The bill also requires the Secretary of Health and Human Services to issue an annual report card rating the performance of each State in enacting, enforcing, and creating laws, regulations, and programs to prevent or reduce underage drinking. The Department of Health and Human Services will also be required to conduct or support research on underage drinking, including the impact alcohol use and abuse has upon adolescent brain development, the scope of the underage drinking problem, and progress in preventing and treating underage drinking.
ACA Update - ACA Claims Major Legislative Victory for Counselors!
Dear ACA Member:
The Veterans Affairs (VA) health care system will soon be opened up to the counseling profession. In the final minutes of the legislative session, the 109th Congress passed legislation explicitly recognizing licensed professional counselors as health care providers within the VA health care system, which will allow counselors access to better paying jobs as mental health specialists, with the potential for promotion into supervisory positions.
Passage of the legislation-the "Veterans Benefits, Health Care, and Information Technology Act of 2006," S. 3421-follows years of work by ACA and the American Mental Health Counselors Association to gain recognition of licensed professional counselors within the VA. Although rehabilitation counselors are recognized within the VA, licensed professional counselors have had only a limited role as mental health providers.
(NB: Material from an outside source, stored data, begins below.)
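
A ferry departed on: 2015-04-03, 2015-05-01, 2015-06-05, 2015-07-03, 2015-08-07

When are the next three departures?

2015-09-04, 2015-10-02, 2015-11-06

These are Fridays at 28- or 35-day spacing (28, 35, 28, 35).
The pattern: 1st Friday of the month.
September 2015 — 1st Friday is 2015-09-04.
1st Friday of October 2015: 2015-10-02.
November 2015 — 1st Friday is 2015-11-06.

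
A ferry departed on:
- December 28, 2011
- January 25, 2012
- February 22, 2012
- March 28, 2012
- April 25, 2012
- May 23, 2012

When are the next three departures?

June 27, 2012; July 25, 2012; August 22, 2012

These are Wednesdays at 28- or 35-day spacing (28, 28, 35, 28, 28).
The pattern: 4th Wednesday of the month.
4th Wednesday of June 2012: June 27, 2012.
July 2012 — 4th Wednesday is July 25, 2012.
4th Wednesday of August 2012: August 22, 2012.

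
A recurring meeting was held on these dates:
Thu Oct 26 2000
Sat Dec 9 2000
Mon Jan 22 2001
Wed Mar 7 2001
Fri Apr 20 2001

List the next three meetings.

The spacing is 44, 44, 44, 44 days — always 44 days.
Fri Apr 20 2001 + 44 days = Sun Jun 3 2001.
Sun Jun 3 2001 + 44 days = Tue Jul 17 2001.
Tue Jul 17 2001 + 44 days = Thu Aug 30 2001.

Sun Jun 3 2001, Tue Jul 17 2001, Thu Aug 30 2001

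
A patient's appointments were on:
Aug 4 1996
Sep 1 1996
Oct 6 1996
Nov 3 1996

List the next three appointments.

All dates are Sundays, 28, 35, 28 days apart.
Specifically, the 1st Sunday of each month.
December 1996 — 1st Sunday is Dec 1 1996.
January 1997 — 1st Sunday is Jan 5 1997.
1st Sunday of February 1997: Feb 2 1997.

Dec 1 1996, Jan 5 1997, Feb 2 1997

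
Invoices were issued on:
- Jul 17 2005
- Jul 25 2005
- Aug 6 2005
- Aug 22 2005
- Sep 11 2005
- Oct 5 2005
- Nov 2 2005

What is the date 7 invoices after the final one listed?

Sep 6 2006

Gaps: 8, 12, 16, 20, 24, 28 days — each gap is 4 larger than the previous one.
Next gap: 32 days. Nov 2 2005 + 32 days = Dec 4 2005.
Next gap: 36 days. Dec 4 2005 + 36 days = Jan 9 2006.
Next gap: 40 days. Jan 9 2006 + 40 days = Feb 18 2006.
Next gap: 44 days. Feb 18 2006 + 44 days = Apr 3 2006.
Next gap: 48 days. Apr 3 2006 + 48 days = May 21 2006.
Next gap: 52 days. May 21 2006 + 52 days = Jul 12 2006.
Next gap: 56 days. Jul 12 2006 + 56 days = Sep 6 2006.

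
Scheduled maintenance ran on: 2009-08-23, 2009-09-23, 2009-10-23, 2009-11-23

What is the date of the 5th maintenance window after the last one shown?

2010-04-23

The day-of-month is always 23 (31, 30, 31 days between events).
So this recurs on the 23rd of each month.
December 2009: 2009-12-23.
Next: January 2010 → 2010-01-23.
Next: February 2010 → 2010-02-23.
Next: March 2010 → 2010-03-23.
April 2010: 2010-04-23.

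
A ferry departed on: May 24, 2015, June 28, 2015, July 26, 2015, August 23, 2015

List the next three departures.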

Currently, the VA cannot hire counselors for mental health professional positions at the same pay grade as clinical social workers, nor can licensed professional counselors apply for supervisory positions open to clinical social workers and others. Pending signing of the legislation into law and the development of regulations, however, these roadblocks will disappear.
ACA thanks-and congratulates!-those counselors who have advocated with us on this issue over the years, and encourages members to keep up-to-date on the implementation of the new policy by visiting our website, at www.counseling.org/publicpolicy.
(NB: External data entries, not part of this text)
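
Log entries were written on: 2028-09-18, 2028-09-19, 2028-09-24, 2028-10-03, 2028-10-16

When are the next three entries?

Gaps: 1, 5, 9, 13 days — each gap is 4 larger than the previous one.
Next gap: 17 days. 2028-10-16 + 17 days = 2028-11-02.
Next gap: 21 days. 2028-11-02 + 21 days = 2028-11-23.
Next gap: 25 days. 2028-11-23 + 25 days = 2028-12-18.

2028-11-02, 2028-11-23, 2028-12-18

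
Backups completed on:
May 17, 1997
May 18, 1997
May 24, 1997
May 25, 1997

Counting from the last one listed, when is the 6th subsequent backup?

The gap pattern 1, 6, 1 repeats every 2 events.
These are the Saturdays and Sundays of each week.
The following Saturday is May 31, 1997.
Next Sunday: June 1, 1997.
The following Saturday is June 7, 1997.
Next Sunday: June 8, 1997.
The following Saturday is June 14, 1997.
The following Sunday is June 15, 1997.

June 15, 1997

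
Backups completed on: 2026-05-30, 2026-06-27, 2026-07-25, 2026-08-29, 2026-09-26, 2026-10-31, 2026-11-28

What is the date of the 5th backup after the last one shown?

2027-04-24

All Saturdays; the gaps (28, 28, 35, 28, 35, 28) vary with month length.
This is the last Saturday of each month.
Last Saturday of December 2026: 2026-12-26.
Last Saturday of January 2027: 2027-01-30.
February 2027 ends with Saturday 2027-02-27.
Last Saturday of March 2027: 2027-03-27.
Last Saturday of April 2027: 2027-04-24.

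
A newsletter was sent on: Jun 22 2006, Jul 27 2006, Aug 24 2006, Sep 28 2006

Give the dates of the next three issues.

Gaps: 35, 28, 35 days — a mix of 28 and 35. Every date is a Thursday.
Each is the 4th Thursday of its month.
October 2006 — 4th Thursday is Oct 26 2006.
4th Thursday of November 2006: Nov 23 2006.
4th Thursday of December 2006: Dec 28 2006.

Oct 26 2006, Nov 23 2006, Dec 28 2006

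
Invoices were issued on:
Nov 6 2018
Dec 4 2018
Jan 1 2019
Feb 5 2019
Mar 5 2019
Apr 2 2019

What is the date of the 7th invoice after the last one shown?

Nov 5 2019

All dates are Tuesdays, 28, 28, 35, 28, 28 days apart.
Specifically, the 1st Tuesday of each month.
May 2019 — 1st Tuesday is May 7 2019.
1st Tuesday of June 2019: Jun 4 2019.
July 2019 — 1st Tuesday is Jul 2 2019.
1st Tuesday of August 2019: Aug 6 2019.
1st Tuesday of September 2019: Sep 3 2019.
October 2019 — 1st Tuesday is Oct 1 2019.
November 2019 — 1st Tuesday is Nov 5 2019.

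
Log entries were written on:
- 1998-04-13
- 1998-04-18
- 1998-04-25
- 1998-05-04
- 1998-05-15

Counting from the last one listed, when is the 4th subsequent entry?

Intervals are 5, 7, 9, 11 days — an arithmetic progression with common difference 2.
Next gap: 13 days. 1998-05-15 + 13 days = 1998-05-28.
Next gap: 15 days. 1998-05-28 + 15 days = 1998-06-12.
Next gap: 17 days. 1998-06-12 + 17 days = 1998-06-29.
Next gap: 19 days. 1998-06-29 + 19 days = 1998-07-18.

1998-07-18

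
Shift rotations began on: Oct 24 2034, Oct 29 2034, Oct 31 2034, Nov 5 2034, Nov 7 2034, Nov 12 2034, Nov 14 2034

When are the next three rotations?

Gaps: 5, 2, 5, 2, 5, 2 days — not constant, but cyclic with period 2.
The events fall on every Tuesday and Sunday.
Next Sunday: Nov 19 2034.
The following Tuesday is Nov 21 2034.
The following Sunday is Nov 26 2034.

Nov 19 2034, Nov 21 2034, Nov 26 2034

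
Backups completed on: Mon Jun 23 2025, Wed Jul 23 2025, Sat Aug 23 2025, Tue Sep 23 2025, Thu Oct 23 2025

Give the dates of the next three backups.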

Full coverage on this topic will appear in the next issue of Counseling Today.
Marie A. Wakefield ACA President 2006-2007
ACA UPDATE:Updated Student-to-Counselor Ratio Chart
The ratio of students to school counselors in U.S. elementary and secondary schools dropped slightly this year. ACA's Office of Public Policy and Legislation has updated its chart showing state and national student-to-school counselor ratios. The chart, based on recently released information from the U.S. Department of Education's NationalCenter for Education Statistics, shows the current U.S. student-to-counselor ratio is 479:1, down from 488:1 last year.
The current chart is based on the total number of students enrolled in public elementary and secondary schools and the total number of "guidance counselors" employed in public schools during fall of the 2004-2005 school year. While the overall number of students enrolled in grades PreK-12 grew in size from the 2003-2004 school year, twenty-six states showed a decrease in student population. The number of school counselors increased in most states, with Florida, Louisiana, and Texas gaining more than 150 counselors each. Fifteen states showed a decrease in the number of school counselors, New Jersey having the greatest loss. They showed a drop of 1,291 counselors although they had an increase of over 2,000 students, upping their student-to-counselor ratio from 376:1 to 585:1. The five states with the highest student-to-counselor ratios: California 990:1, Minnesota 795:1, D.C. 775:1, Arizona 772:1, and Utah 746:1. The five states with the lowest student-to-counselor ratios (excluding Rhode Island): Louisiana 218:1, Wyoming 218:1, Vermont 231:1, New Hampshire 251:1, and Hawaii 279:1.